Machine Gun Preacher receives 2.5/5


Casino Jack

If the name Jack Abramoff sounds familiar to you, it’s because it probably is. Convicted in 2006 of fraud, he pulled off one of the biggest con jobs in American history, practically stealing money from and destroying American Indian tribes who had hired him to do the opposite, protect them. However, if you aren’t aware of the finer details surrounding Abramoff’s story, no worries. I’m not either. Although I like to think I’m more in tune with what happened than the average person, the details can prove a bit confusing.

Casino Jack, the newest biopic of the corrupt lobbyist (as portrayed by Kevin Spacey) attempts to give those details without providing the necessary context to back them up, scarcely explaining key things like the “gimme five” scheme he pulled off with his partner in crime, Michael Scanlon, played by Barry Pepper (who drops the word “dude” in this movie more than Matt Stone and Trey Parker in BASEketball). Much like the documentary Casino Jack and the United States of Money earlier this year, the film throws out names and information so fast that it can be hard to keep up. Just in the first few minutes, most of Abramoff’s cohorts are introduced and it speeds through important points that led to his eventual conviction, like his work on a textile mill on the Marianas where employees were basically treated as indentured servants. Everything that is detailed in Casino Jack has already been explored in the documentary and most of what is new is purely speculative, like conversations that happened behind closed doors or over the phone.

Basically, the documentary did a better job of presenting us this man. It was done more in depth and without the speculative nonsense. However, it is how they present him that offers up the largest change from film to film. The documentary deals with facts and doesn’t attempt to go into the personal life of Abramoff. Casino Jack does. It takes a wholly wretched man and attempts to make him (at least somewhat) likable. He is shown as a family man. He quotes movies. He does impressions. He makes jokes. By the end, they try to make his situation sympathetic, but I could find no sympathy to give. He knew what he was doing and deserved everything that was about to happen to him.

The clear attempt at empathy for Abramoff sinks the movie because he’s a man who is clearly self involved, though he pretends he’s not. He calls himself “a man of faith” and thinks he’s doing God’s work when in reality he’s swindling people out of their money. When he arrives at his prison cell, his biggest concern is whether or not they serve kosher. When the scandal is breaking and he is told he is on the front page of the Washington Post, he simply asks, “Is it above the fold?” Although he surely didn’t want to go to prison, he’s a person one could see as liking the attention because he could show America just how smart he thinks he is.

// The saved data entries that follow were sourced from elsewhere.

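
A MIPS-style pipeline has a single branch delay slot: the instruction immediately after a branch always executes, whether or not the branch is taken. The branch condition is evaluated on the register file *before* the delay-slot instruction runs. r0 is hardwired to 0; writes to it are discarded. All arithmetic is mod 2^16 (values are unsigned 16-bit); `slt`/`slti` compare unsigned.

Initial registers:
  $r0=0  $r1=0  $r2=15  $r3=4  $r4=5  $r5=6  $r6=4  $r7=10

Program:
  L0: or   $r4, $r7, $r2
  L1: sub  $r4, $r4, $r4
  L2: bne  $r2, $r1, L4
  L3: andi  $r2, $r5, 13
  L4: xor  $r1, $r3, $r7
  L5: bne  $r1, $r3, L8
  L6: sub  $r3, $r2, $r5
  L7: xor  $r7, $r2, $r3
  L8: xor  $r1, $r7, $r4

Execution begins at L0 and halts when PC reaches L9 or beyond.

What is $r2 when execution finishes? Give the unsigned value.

  step pc=0: or   $r4, $r7, $r2  regs=(0,0,15,4,15,6,4,10)
  step pc=1: sub  $r4, $r4, $r4  regs=(0,0,15,4,0,6,4,10)
  step pc=2: bne  $r2, $r1, L4  cond=T  regs=(0,0,15,4,0,6,4,10)
  step pc=3: andi  $r2, $r5, 13  regs=(0,0,4,4,0,6,4,10)
  step pc=4: xor  $r1, $r3, $r7  regs=(0,14,4,4,0,6,4,10)
  step pc=5: bne  $r1, $r3, L8  cond=T  regs=(0,14,4,4,0,6,4,10)
  step pc=6: sub  $r3, $r2, $r5  regs=(0,14,4,65534,0,6,4,10)
  step pc=8: xor  $r1, $r7, $r4  regs=(0,10,4,65534,0,6,4,10)

4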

If you couldn’t tell, I hold Jack Abramoff with the highest contempt. Just thinking of the corruption in all areas of the world is sickening to my stomach and it’s because of people like Abramoff and his lackeys that our country finds itself in dire straits. Of course, that’s why knowing this story is so important, but I find myself leaning away from Casino Jack and towards the superior documentary.

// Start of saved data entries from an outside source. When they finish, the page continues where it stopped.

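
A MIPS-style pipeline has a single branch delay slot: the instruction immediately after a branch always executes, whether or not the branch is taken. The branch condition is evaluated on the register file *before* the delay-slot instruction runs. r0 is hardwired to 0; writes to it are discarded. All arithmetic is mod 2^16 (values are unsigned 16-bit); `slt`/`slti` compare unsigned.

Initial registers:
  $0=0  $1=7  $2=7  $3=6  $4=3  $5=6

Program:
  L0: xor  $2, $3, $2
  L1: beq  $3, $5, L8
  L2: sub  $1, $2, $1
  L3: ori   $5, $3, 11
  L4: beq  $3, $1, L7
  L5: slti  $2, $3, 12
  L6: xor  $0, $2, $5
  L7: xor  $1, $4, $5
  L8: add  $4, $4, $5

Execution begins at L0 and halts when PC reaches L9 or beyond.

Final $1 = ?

PC=0  xor  $2, $3, $2        | $0=0 $1=7 $2=1 $3=6 $4=3 $5=6
PC=1  beq  $3, $5, L8        | $0=0 $1=7 $2=1 $3=6 $4=3 $5=6  [TAKEN]
PC=2  sub  $1, $2, $1        | $0=0 $1=65530 $2=1 $3=6 $4=3 $5=6
PC=8  add  $4, $4, $5        | $0=0 $1=65530 $2=1 $3=6 $4=9 $5=6

65530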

If you do watch the documentary first, one of two things will happen. You’ll either enjoy Casino Jack because you’ll be going into it with a better understanding of the actual man, or you’ll dislike it because you'll realize how much unnecessary drama and speculation there is in its telling of his story. At the end of Casino Jack and the United States of Money, I was enraged that someone could do something so destructive, but I also found hope in the idea that corruption could be uncovered and punished. At the end of Casino Jack, I felt nothing.